6 Decadenza dei senatoconsulti
Il Senato, tra i vari organi della res publica, fu quello che più a lungo e più
considerevolmente riuscì a conservare una propria autonomia e vitalità politica, riuscendo a
resistere, soprattutto nei primi due secoli del principato, alla straripante potenza della corte
imperiale. Tuttavia, l’invadenza dell’imperatore, oltre ad allontanare il consesso dei patres da molte
competenze politiche, andò a interferire pesantemente nella stessa emanazione dei senatoconsulti,
giacché spesso i decreta furono chiesti, come magistrato, dallo stesso princeps, il quale pronunciava
personalmente una propria oratio (o relatio) o, più spesso, la faceva leggere a suo nome, al cospetto
dei senatori, da un apposito quaestor Augusti.

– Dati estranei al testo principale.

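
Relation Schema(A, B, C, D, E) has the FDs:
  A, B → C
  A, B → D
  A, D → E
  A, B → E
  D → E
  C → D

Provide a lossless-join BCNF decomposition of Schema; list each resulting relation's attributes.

Candidate key of the original relation: {A, B}.
In {A, B, C, D, E}, {A, D} is not a superkey ({A, D}⁺ restricted to this set is {A, D, E}), so split on A, D → E into {A, D, E} and {A, B, C, D}.
In {A, D, E}, {D} is not a superkey ({D}⁺ restricted to this set is {D, E}), so split on D → E into {D, E} and {A, D}.
{D, E}: every determinant is a superkey — BCNF.
{A, D}: every determinant is a superkey — BCNF.
In {A, B, C, D}, {C} is not a superkey ({C}⁺ restricted to this set is {C, D}), so split on C → D into {C, D} and {A, B, C}.
{C, D}: every determinant is a superkey — BCNF.
{A, B, C}: every determinant is a superkey — BCNF.

{A, B, C}; {A, D}; {C, D}; {D, E}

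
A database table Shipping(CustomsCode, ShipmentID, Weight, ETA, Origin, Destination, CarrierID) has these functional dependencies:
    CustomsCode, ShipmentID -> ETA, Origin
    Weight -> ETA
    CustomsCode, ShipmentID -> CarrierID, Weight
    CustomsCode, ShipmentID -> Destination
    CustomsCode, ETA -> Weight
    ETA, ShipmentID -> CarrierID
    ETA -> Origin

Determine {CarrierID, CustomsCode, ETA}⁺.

{CarrierID, CustomsCode, ETA, Origin, Weight}

Start with {CarrierID, CustomsCode, ETA}.
CustomsCode, ETA -> Weight applies; add {Weight} → now {CarrierID, CustomsCode, ETA, Weight}.
ETA -> Origin applies; add {Origin} → now {CarrierID, CustomsCode, ETA, Origin, Weight}.
No further FD applies.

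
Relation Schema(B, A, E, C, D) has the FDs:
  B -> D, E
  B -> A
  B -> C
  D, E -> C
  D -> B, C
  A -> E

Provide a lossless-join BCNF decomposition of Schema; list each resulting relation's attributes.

Candidate keys of the original relation: {B}, {D}.
In {A, B, C, D, E}, {A} is not a superkey ({A}⁺ restricted to this set is {A, E}), so split on A -> E into {A, E} and {A, B, C, D}.
{A, E}: every determinant is a superkey — BCNF.
{A, B, C, D}: every determinant is a superkey — BCNF.

{A, B, C, D}; {A, E}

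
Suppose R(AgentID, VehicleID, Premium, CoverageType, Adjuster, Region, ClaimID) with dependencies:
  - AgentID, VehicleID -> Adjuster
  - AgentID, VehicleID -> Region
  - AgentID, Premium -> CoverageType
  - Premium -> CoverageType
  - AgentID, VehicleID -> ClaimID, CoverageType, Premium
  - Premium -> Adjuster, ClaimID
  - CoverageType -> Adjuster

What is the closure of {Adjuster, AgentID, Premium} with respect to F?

Start with {Adjuster, AgentID, Premium}.
AgentID, Premium -> CoverageType applies; add {CoverageType} → now {Adjuster, AgentID, CoverageType, Premium}.
Premium -> Adjuster, ClaimID applies; add {ClaimID} → now {Adjuster, AgentID, ClaimID, CoverageType, Premium}.
No further FD applies.

{Adjuster, AgentID, ClaimID, CoverageType, Premium}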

L’approvazione della proposta da parte dell’assemblea (e la conseguente trasformazione
della oratio in senatus consultum), comprensibilmente, divenne rapidamente una mera formalità,
tanto che si parlò direttamente di orationes prìncipis in senatu hàbitae (orazioni del principe tenute
in Senato): le quali, giustamente considerate diretta espressione della volontà imperiale, furono in
pratica accomunate alle altre forme di constitutiones principales (contribuendo così a un sostanziale
esautoramento dello stesso Senato, e spianando la strada a quello che, a partire dai primi decenni del
terzo secolo, sarebbe poi divenuto un irreversibile declino).